Слышала ли Маша? Он не был уверен. Но когда она вернулась из кухни с подносом, на котором стояли три чашки свежего, крепкого чая, глаза у нее смеялись.
Левенштейн прочитал доклад, долго мялся и наконец выпалил, что это не доклад, а двухчасовая академическая лекция, более чем далекая от «создавшегося положения».
— Здесь нет и тени обороны. А между тем нужно, чтобы она чувствовалась, хотя о ней, конечно, нельзя упоминать ни словом. И надо — извини — не рыть землю носом, а написать изящный, острый, броский доклад.
Он был прав, и Петр Андреевич согласился, как бы окинув все написанное одним взглядом.
— Минут на сорок пять. Ну пятьдесят от силы. Послушай, откуда ты взял эту прелесть? — спросил он в передней, надевая пальто.
— Ах, прелесть?
— Да, да! — с восторгом подтвердил Левенштейн, хотя Маша, пока обсуждался доклад, произнесла не больше чем три-четыре слова. — Тебе нужно жениться на ней. И чем скорее, тем лучше!
Коншин вернулся, смеясь.
— Знаете, что он мне сказал? Что нам надо пожениться.

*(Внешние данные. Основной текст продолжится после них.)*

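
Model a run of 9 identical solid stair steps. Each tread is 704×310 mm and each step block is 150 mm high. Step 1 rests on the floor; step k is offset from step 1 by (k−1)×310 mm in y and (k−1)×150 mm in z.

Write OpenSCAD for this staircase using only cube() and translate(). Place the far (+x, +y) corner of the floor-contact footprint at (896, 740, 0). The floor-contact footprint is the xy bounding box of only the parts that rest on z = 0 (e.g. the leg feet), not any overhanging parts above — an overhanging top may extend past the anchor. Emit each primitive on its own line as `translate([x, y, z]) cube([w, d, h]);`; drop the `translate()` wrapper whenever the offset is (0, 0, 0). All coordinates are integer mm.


translate([192, 430, 0]) cube([704, 310, 150]);
translate([192, 740, 150]) cube([704, 310, 150]);
translate([192, 1050, 300]) cube([704, 310, 150]);
translate([192, 1360, 450]) cube([704, 310, 150]);
translate([192, 1670, 600]) cube([704, 310, 150]);
translate([192, 1980, 750]) cube([704, 310, 150]);
translate([192, 2290, 900]) cube([704, 310, 150]);
translate([192, 2600, 1050]) cube([704, 310, 150]);
translate([192, 2910, 1200]) cube([704, 310, 150]);


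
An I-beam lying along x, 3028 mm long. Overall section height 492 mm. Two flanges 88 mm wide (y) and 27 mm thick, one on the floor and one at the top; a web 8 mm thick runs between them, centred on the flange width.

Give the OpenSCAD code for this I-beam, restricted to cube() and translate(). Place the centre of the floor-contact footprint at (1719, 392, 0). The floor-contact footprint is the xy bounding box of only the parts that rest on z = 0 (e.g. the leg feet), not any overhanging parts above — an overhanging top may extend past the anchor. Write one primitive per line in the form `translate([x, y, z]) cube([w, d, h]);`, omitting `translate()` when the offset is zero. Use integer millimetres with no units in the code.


translate([205, 348, 0]) cube([3028, 88, 27]);
translate([205, 388, 27]) cube([3028, 8, 438]);
translate([205, 348, 465]) cube([3028, 88, 27]);


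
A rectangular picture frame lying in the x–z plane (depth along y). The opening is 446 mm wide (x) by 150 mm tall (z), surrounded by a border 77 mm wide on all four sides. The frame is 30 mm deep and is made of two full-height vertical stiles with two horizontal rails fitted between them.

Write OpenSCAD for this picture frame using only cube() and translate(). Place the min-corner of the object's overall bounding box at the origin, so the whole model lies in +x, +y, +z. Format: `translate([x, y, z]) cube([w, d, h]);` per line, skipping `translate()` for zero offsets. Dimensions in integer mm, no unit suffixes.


cube([77, 30, 304]);
translate([523, 0, 0]) cube([77, 30, 304]);
translate([77, 0, 0]) cube([446, 30, 77]);
translate([77, 0, 227]) cube([446, 30, 77]);


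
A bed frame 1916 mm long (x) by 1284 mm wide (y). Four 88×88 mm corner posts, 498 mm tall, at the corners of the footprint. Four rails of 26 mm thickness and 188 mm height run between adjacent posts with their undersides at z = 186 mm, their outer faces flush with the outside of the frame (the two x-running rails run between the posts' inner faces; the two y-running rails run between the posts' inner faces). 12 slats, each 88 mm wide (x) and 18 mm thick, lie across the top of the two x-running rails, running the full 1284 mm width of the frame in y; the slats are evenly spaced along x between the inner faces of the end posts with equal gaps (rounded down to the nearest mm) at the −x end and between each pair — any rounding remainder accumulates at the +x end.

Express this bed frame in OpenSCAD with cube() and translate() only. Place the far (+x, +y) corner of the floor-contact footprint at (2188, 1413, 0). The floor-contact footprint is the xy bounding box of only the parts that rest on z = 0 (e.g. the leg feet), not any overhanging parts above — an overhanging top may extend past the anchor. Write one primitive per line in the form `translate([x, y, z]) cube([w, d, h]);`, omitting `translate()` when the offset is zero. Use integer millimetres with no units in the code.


translate([272, 129, 0]) cube([88, 88, 498]);
translate([272, 1325, 0]) cube([88, 88, 498]);
translate([2100, 129, 0]) cube([88, 88, 498]);
translate([2100, 1325, 0]) cube([88, 88, 498]);
translate([360, 129, 186]) cube([1740, 26, 188]);
translate([360, 1387, 186]) cube([1740, 26, 188]);
translate([272, 217, 186]) cube([26, 1108, 188]);
translate([2162, 217, 186]) cube([26, 1108, 188]);
translate([412, 129, 374]) cube([88, 1284, 18]);
translate([552, 129, 374]) cube([88, 1284, 18]);
translate([692, 129, 374]) cube([88, 1284, 18]);
translate([832, 129, 374]) cube([88, 1284, 18]);
translate([972, 129, 374]) cube([88, 1284, 18]);
translate([1112, 129, 374]) cube([88, 1284, 18]);
translate([1252, 129, 374]) cube([88, 1284, 18]);
translate([1392, 129, 374]) cube([88, 1284, 18]);
translate([1532, 129, 374]) cube([88, 1284, 18]);
translate([1672, 129, 374]) cube([88, 1284, 18]);
translate([1812, 129, 374]) cube([88, 1284, 18]);
translate([1952, 129, 374]) cube([88, 1284, 18]);


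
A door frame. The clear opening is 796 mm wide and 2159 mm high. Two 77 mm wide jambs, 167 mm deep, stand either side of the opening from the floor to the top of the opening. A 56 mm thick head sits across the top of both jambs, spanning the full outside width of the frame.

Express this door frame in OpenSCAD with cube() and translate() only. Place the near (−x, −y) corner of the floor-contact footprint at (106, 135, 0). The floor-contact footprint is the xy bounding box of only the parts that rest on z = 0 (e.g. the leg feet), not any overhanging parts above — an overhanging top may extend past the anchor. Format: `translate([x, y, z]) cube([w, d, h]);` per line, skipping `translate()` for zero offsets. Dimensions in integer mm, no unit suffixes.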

— Может быть, может быть, — быстро сказала Маша. — Но прежде всего необходимо переделать доклад.
Времени почти не оставалось, полдня, но он в каком-то веселом бешенстве набросал новый вариант и вечером позвонил Маше.
— Как, уже?
— Да. И, кажется, получилось. Надо бы перепечатать. Но сойдет и так.
— Сейчас приеду и перепечатаю.
— Нет, нет. Я знаю, у вас был утомительный день.
— Да. Возьму такси и буду у вас через сорок минут.
Она приехала и, не теряя времени, села за машинку.
— Вам нужно выспаться. Я перепечатаю и тихонько уйду.
Она ласково погладила его по лицу. Он поцеловал маленькую руку.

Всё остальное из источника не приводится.